How to set your children up financially
As parents, we all want to do what’s best for our kids and to provide them with opportunities. Setting your children up financially can help set them up for life. So what can you do?
Teach them financial responsibility
Show them how to budget, teach them about interest and give them a goal to work towards.
Kylie, of The Thrifty Issue, has taught her kids from a young age. After leaving an abusive relationship and ending up homeless with her kids, she decided to be completely open with them about money and teach them financial responsibility.
“When I was homeless, I wasn’t open with my kids about the situation but they have lived it. Now we have open discussions about money, how to make money and be smart with our money. They know about my budget, what expenses we have, my business and how it makes money.
They’re given pocket money and provided opportunities to make money so they can learn how to manage their own. In our home, we split our money into sections – saving, spending, charity and investing. This is a simplified version of my own budget, so my kids are taught the same.”
The split Kylie does with her kids is popular with parents. Spending money they can spend on whatever they want. Savings can be put into a high-interest saving account, or some people split this to create savings and investing money. Savings is saved, investing money can be invested in a way that you choose. It’s recommended children aim to save at least 50% of their income so they learn to live within their means. Lastly, charitable donations to causes they are passionate about teaches children about the world around them. 10% is often a good rule of thumb for donations.
Set up accounts
Get your child their own bank accounts – one for spending and one for saving.
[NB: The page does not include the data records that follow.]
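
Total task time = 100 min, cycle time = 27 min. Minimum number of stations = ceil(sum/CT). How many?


Formula: N_min = ceil(Sum of Task Times / Cycle Time)
N_min = ceil(100 min / 27 min) = ceil(3.7037)
N_min = 4 stations

4


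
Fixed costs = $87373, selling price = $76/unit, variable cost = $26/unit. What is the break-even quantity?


Formula: BEQ = Fixed Costs / (Price - Variable Cost)
Contribution margin = $76 - $26 = $50/unit
BEQ = ceil($87373 / $50/unit) = ceil(1747.46) = 1748 units

1748 units


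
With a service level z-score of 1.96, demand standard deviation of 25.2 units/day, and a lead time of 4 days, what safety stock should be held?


Formula: SS = z * sigma_d * sqrt(LT)
sqrt(LT) = sqrt(4) = 2.0
SS = 1.96 * 25.2 * 2.0
SS = 98.8 units

98.8 units


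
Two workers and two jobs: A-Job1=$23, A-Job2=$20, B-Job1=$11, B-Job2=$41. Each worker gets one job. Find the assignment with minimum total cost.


Option 1: A->1 + B->2 = $23 + $41 = $64
Option 2: A->2 + B->1 = $20 + $11 = $31
Min cost = min($64, $31) = $31

$31


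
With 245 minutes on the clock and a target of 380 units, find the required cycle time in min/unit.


Formula: CT = Available Time / Number of Units
CT = 245 min / 380 units
CT = 0.64 min/unit

0.64 min/unit


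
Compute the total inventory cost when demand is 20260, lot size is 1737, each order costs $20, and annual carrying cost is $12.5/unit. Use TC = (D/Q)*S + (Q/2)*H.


TC = 20260/1737 * 20 + 1737/2 * 12.5

$11089.53


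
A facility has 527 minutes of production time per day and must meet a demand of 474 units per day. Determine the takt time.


Formula: Takt Time = Available Production Time / Customer Demand
Takt = 527 min/day / 474 units/day
Takt = 1.11 min/unit

1.11 min/unit


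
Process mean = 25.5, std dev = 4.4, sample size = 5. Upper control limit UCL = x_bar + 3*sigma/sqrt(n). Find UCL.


UCL = 25.5 + 3 * 4.4 / sqrt(5)

31.4


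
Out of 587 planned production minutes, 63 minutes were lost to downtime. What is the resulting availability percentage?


Formula: Availability = (Planned Time - Downtime) / Planned Time * 100
Uptime = 587 - 63 = 524 min
Availability = 524 / 587 * 100 = 89.3%

89.3%


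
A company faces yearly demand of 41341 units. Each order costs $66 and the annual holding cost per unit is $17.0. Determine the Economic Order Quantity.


Formula: EOQ = sqrt(2 * D * S / H)
Numerator: 2 * 41341 * 66 = 5457012
2DS/H = 5457012 / 17.0 = 321000.7
EOQ = sqrt(321000.7) = 566.6 units

566.6 units


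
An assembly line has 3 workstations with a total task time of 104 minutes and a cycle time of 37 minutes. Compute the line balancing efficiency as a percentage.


Formula: Efficiency = Sum of Task Times / (N_stations * CT) * 100
Total station capacity = 3 stations * 37 min = 111 min
Efficiency = 104 / 111 * 100 = 93.7%

93.7%


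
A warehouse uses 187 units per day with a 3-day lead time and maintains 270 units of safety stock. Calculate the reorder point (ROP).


Formula: ROP = (Daily Demand * Lead Time) + Safety Stock
Demand during lead time = 187 * 3 = 561 units
ROP = 561 + 270 = 831 units

831 units


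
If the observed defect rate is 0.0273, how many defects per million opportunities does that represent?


DPMO = defect_rate * 1000000 = 0.0273 * 1000000

27300


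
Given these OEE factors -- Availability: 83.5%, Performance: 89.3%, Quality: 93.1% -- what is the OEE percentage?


Formula: OEE = Availability * Performance * Quality / 10000
A * P = 83.5% * 89.3% / 100 = 74.57%
OEE = 74.57% * 93.1% / 100 = 69.4%

69.4%


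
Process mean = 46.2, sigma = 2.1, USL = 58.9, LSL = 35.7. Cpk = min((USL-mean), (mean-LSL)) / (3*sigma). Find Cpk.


Cpu = (58.9 - 46.2) / (3 * 2.1) = 2.02
Cpl = (46.2 - 35.7) / (3 * 2.1) = 1.67
Cpk = min(2.02, 1.67) = 1.67

1.67


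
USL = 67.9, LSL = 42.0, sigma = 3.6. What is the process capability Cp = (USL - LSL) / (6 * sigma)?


Cp = (67.9 - 42.0) / (6 * 3.6)

1.2


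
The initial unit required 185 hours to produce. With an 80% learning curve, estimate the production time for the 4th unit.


Formula: T_n = T_1 * (learning_rate)^(log2(n)) where learning_rate = rate/100
Doublings = log2(4) = 2
T_n = 185 * 0.8^2
T_n = 185 * 0.64 = 118.4 hours

118.4 hours


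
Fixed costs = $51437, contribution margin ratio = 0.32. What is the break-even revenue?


Formula: BER = Fixed Costs / Contribution Margin Ratio
BER = $51437 / 0.32
BER = $160740.63 (to the nearest cent)

$160740.63


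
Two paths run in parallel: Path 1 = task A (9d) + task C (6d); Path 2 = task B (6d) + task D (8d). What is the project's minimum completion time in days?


Path 1 = 9 + 6 = 15 days
Path 2 = 6 + 8 = 14 days
Duration = max(15, 14) = 15 days

15 days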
When setting up investment accounts, you’ll need to choose the right structure for your family’s circumstances. Some parents put money into a savings account, some buy parcels of shares or other investment options, and others set up trust funds. A financial advisor can help you work out which option is most appropriate for you.
Once your children start work, make sure they check their superannuation options and are investing appropriately. Even better, have them sit down with a financial advisor to work out their goals and create a financial plan. The sooner they start, the better off they will be financially.
Decide what you will pay for
Will you pay for private education or go public? Is higher education such as university going to be covered by you or do you want your children to use HECS and pay for it themselves? Do you want them to save for their first car or are you going to buy it for them? When you know what you want to pay for, speak with a financial advisor to create a plan which will enable you to pay for these things as well as achieve your other financial goals.
And remember, you don’t have to pay for all of these things. Kids can learn to work, save and pay for things themselves. It’s your choice what you do. Ania of The Sane Mum, introduced the following in her home which has resulted in a change to what she pays for.
“We have what I believe is an unusual pocket money system – the kids get pocket money unconditionally – no chores attached. We decided to do that because in our home chores are a totally non-negotiable part of living here. They were already that before pocket money got introduced and that’s how it remains.
The kids get a dollar per year of their life and they split the money into three: save (for a bigger thing they may want), spend (this is the money they can do with as they please), and give (which at this stage is the money they spend on gifts for others when an occasion calls for it).
Since introducing pocket money at the start of this year, we don’t give in to their wants and demands and I have been so impressed with their savings and the joy on their faces when they purchase a birthday gift for someone from their own money! I believe we are fostering a healthy relationship with money and raising children who are beginning to understand the value of it.”
By having a system in place for kids to have their own money, you can then encourage kids to save and buy things themselves instead of feeling bad saying no to all the things they want. Plus kids learn to be more financially responsible.
Get them to earn their own money
Paying kids pocket money is one way to have your kids earn money, but it’s not the only option. More opportunities exist now for kids to have their own business or they can get a job once they are old enough. Another option is encouraging your kids by investing in shares. There are various apps available for you to invest for your kids where they can see their shares grow as well as learn more about shares. Investing in this way will also help set them up financially when they’re older.
Bron from Mumlyfe does something different to the regular straight pocket money.
“We pay a ‘wage’ to our kids for a big job they do around the house. It’s above and beyond chores, which we feel is just part of being in the family (no one pays me to do my chores!). For example, my eldest daughter is paid $10 a week to tutor her younger sister in maths. My son is paid $10 a week to look after our chickens. My youngest daughter is paid $5 whenever she cooks the family dinner. It works out well for us.”
Kate from Picklebums was amazed when her 7 year old counted out $427.65 from his piggy bank. She’s given him pocket money, as well as her other three kids, and shared some tips for how they do it here.
Be the example
Children are more aware of what we do and say than we usually give them credit for. How we act has a more profound impact than what we say. They will follow our example, so set a good one.
To be able to teach our kids, we also need to learn ourselves. Read books about finance, speak with your financial advisor, listen to finance podcasts and learn all you can. As you learn, put what you learn into practice so you can teach your children well.
Model budgeting and smart money habits. Let them know you have a financial advisor and when you will be seeing them. Be open about your financial goal such as when you want to retire and let them learn by seeing you do well with money.